Revision history for this message
Lars Butler (lars-butler) wrote :

I just had a discussion about this with Muharem (https://launchpad.net/~al-maisan). Here's what we talked about:

There are a few issues with my initial solution. For starters, my solution for reducing Redis bloat actually contributes (if only temporarily) to Redis bloat. I think technically my solution works, but there has to be a better way.

One suggestion was to make the Redis garbage collection an asynchronous process (which is either invoked 1 time by the OQ engine when a job completes, or runs periodically as a daemon). This also involves refactoring our key generation scheme a bit; instead of generating GUIDs to guarantee uniqueness, we could simply have a 'next key' function (kind of like a SQL autoincrement). We would use 'incr' (http://redis.io/commands/incr) to handle this. In our Redis store, we would simply have to store a single integer under the key "JOB_KEY"--or something like that--and each time we needed a new job ID we would increment and grab the new value.

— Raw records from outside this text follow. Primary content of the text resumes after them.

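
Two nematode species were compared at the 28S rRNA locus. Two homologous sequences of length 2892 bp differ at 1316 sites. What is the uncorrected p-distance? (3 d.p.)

0.455

p = 1316/2892 = 0.455048… ≈ 0.455 (to 3 d.p.).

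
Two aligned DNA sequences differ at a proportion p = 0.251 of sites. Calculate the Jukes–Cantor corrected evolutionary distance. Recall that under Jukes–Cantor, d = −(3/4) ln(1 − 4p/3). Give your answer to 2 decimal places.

d = −(3/4) ln(1 − 4p/3) = −0.75 ln(1 − 0.334667) = −0.75 ln(0.665333)
  = −0.75 × (-0.407468) = 0.305601 substitutions/site.

0.31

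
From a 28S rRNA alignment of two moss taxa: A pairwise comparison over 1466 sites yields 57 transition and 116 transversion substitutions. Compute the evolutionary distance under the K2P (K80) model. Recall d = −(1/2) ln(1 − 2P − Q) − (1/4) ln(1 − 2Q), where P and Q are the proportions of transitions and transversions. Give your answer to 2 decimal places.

P = 57/1466 ≈ 0.038881 and Q = 116/1466 ≈ 0.079127.
Under the Kimura two-parameter model, d = −½ ln(1 − 2P − Q) − ¼ ln(1 − 2Q).
1 − 2P − Q = 0.843111, giving −½ ln(0.843111) = 0.085328.
1 − 2Q = 0.841746, giving −¼ ln(0.841746) = 0.043069.
d = 0.085328 + 0.043069 = 0.128397.

0.13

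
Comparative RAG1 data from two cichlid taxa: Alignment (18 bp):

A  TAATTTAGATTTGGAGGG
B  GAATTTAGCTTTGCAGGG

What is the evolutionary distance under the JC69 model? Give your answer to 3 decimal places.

The sequences differ at 3 of 18 sites (1, 9, 14), so p = 3/18 ≈ 0.166667.
d = −(3/4) ln(1 − 4p/3) = −0.75 ln(1 − 0.222223) = −0.75 ln(0.777777)
  = −0.75 × (-0.251315) = 0.188486 substitutions/site.

0.188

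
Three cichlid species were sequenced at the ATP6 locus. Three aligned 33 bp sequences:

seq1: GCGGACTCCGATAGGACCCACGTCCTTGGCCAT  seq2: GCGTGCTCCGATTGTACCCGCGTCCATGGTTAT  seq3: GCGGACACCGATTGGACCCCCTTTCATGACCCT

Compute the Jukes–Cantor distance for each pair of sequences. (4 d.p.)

seq1–seq2: 8/33 sites differ → p ≈ 0.242424, d = −0.75 ln(1 − 0.323232) = 0.292820 ≈ 0.2928.
seq1–seq3: 8/33 sites differ → p ≈ 0.242424, d = −0.75 ln(1 − 0.323232) = 0.292820 ≈ 0.2928.
seq2–seq3: 11/33 sites differ → p ≈ 0.333333, d = −0.75 ln(1 − 0.444444) = 0.440839 ≈ 0.4408.

d(seq1,seq2) = 0.2928, d(seq1,seq3) = 0.2928, d(seq2,seq3) = 0.4408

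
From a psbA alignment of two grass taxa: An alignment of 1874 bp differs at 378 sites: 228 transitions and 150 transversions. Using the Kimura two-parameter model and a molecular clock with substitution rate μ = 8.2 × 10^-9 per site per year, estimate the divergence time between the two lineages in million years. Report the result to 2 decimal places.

P = 228/1874 ≈ 0.121665 and Q = 150/1874 ≈ 0.080043.
Under the Kimura two-parameter model, d = −½ ln(1 − 2P − Q) − ¼ ln(1 − 2Q).
1 − 2P − Q = 0.676627, giving −½ ln(0.676627) = 0.195318.
1 − 2Q = 0.839914, giving −¼ ln(0.839914) = 0.043614.
d = 0.195318 + 0.043614 = 0.238932.
Under a molecular clock d = 2μt, so t = d/(2μ) = 0.238932 / (2 × 8.2 × 10^-9) = 14.57 million years.

14.57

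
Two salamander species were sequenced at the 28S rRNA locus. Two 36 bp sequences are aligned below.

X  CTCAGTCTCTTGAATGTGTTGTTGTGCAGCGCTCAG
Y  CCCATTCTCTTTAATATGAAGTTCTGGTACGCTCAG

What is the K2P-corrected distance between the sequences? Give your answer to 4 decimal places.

Of 36 sites, 3 differences are transitions and 7 are transversions, so P = 3/36 ≈ 0.083333 and Q = 7/36 ≈ 0.194444.
Under the Kimura two-parameter model, d = −½ ln(1 − 2P − Q) − ¼ ln(1 − 2Q).
1 − 2P − Q = 0.63889, giving −½ ln(0.63889) = 0.224011.
1 − 2Q = 0.611112, giving −¼ ln(0.611112) = 0.123119.
d = 0.224011 + 0.123119 = 0.347130.

0.3471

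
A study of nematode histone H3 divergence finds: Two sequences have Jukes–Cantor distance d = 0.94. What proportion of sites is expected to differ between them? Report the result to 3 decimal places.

p = (3/4)(1 − e^(−4d/3)) = 0.75 × (1 − e^(-1.253333)) = 0.75 × (1 − 0.285551) = 0.535837.

0.536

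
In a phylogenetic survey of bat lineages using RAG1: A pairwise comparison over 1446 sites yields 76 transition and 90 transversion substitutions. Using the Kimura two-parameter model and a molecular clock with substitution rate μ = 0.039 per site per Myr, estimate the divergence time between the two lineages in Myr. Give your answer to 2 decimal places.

P = 76/1446 ≈ 0.052559 and Q = 90/1446 ≈ 0.062241.
Under the Kimura two-parameter model, d = −½ ln(1 − 2P − Q) − ¼ ln(1 − 2Q).
1 − 2P − Q = 0.832641, giving −½ ln(0.832641) = 0.091576.
1 − 2Q = 0.875518, giving −¼ ln(0.875518) = 0.033235.
d = 0.091576 + 0.033235 = 0.124811.
Under a molecular clock d = 2μt, so t = d/(2μ) = 0.124811 / (2 × 0.039) = 1.60 Myr.

1.60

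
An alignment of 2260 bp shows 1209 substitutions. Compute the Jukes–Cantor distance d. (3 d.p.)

p = 1209/2260 ≈ 0.534956.
d = −(3/4) ln(1 − 4p/3) = −0.75 ln(1 − 0.713275) = −0.75 ln(0.286725)
  = −0.75 × (-1.249232) = 0.936924 substitutions/site.

0.937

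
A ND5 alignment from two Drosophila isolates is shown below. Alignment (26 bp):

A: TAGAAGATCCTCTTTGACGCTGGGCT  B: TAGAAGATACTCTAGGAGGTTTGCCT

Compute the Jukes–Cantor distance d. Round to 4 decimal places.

The sequences differ at 7 of 26 sites (9, 14, 15, 18, 20, 22, 24), so p = 7/26 ≈ 0.269231.
d = −(3/4) ln(1 − 4p/3) = −0.75 ln(1 − 0.358975) = −0.75 ln(0.641025)
  = −0.75 × (-0.444687) = 0.333515 substitutions/site.

0.3335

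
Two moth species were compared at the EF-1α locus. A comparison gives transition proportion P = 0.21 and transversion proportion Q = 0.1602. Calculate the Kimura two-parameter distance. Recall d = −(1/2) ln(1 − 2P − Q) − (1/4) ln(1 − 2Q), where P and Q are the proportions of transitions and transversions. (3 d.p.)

0.531

Under the Kimura two-parameter model, d = −½ ln(1 − 2P − Q) − ¼ ln(1 − 2Q).
1 − 2P − Q = 0.4198, giving −½ ln(0.4198) = 0.433988.
1 − 2Q = 0.6796, giving −¼ ln(0.6796) = 0.096563.
d = 0.433988 + 0.096563 = 0.530551.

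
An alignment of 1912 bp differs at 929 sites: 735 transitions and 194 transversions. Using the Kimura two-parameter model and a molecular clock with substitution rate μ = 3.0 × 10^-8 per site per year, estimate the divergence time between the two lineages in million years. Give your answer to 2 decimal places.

17.97

P = 735/1912 ≈ 0.384414 and Q = 194/1912 ≈ 0.101464.
Under the Kimura two-parameter model, d = −½ ln(1 − 2P − Q) − ¼ ln(1 − 2Q).
1 − 2P − Q = 0.129708, giving −½ ln(0.129708) = 1.021235.
1 − 2Q = 0.797072, giving −¼ ln(0.797072) = 0.056703.
d = 1.021235 + 0.056703 = 1.077938.
Under a molecular clock d = 2μt, so t = d/(2μ) = 1.077938 / (2 × 3.0 × 10^-8) = 17.97 million years.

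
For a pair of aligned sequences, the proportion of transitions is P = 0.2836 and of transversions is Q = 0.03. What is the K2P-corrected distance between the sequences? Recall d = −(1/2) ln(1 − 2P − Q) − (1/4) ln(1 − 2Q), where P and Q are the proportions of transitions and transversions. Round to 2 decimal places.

Under the Kimura two-parameter model, d = −½ ln(1 − 2P − Q) − ¼ ln(1 − 2Q).
1 − 2P − Q = 0.4028, giving −½ ln(0.4028) = 0.454658.
1 − 2Q = 0.94, giving −¼ ln(0.94) = 0.015469.
d = 0.454658 + 0.015469 = 0.470127.

0.47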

With this solution we might also have to store a list of 'completed job IDs', which the GC daemon can query so it knows what to clean up. If we can guarantee uniqueness of job ID tokens through convention in our software (perhaps by surrounding the job ID integer with || || or something), we can simply query Redis to get all keys matching a wildcard (http://redis.io/commands/keys).

I like the idea of running the garbage collection asynchronously. However, I would argue that this is a crucial piece of 'job completion' and therefore could conceivably be part of the OQ engine. (But it doesn't have to be.)

If this is implemented as a separate process/daemon, one part about this I don't like is that it will require additional system configuration for an OpenQuake software deployment (for example, we may have to set up a cron job or something equivalent).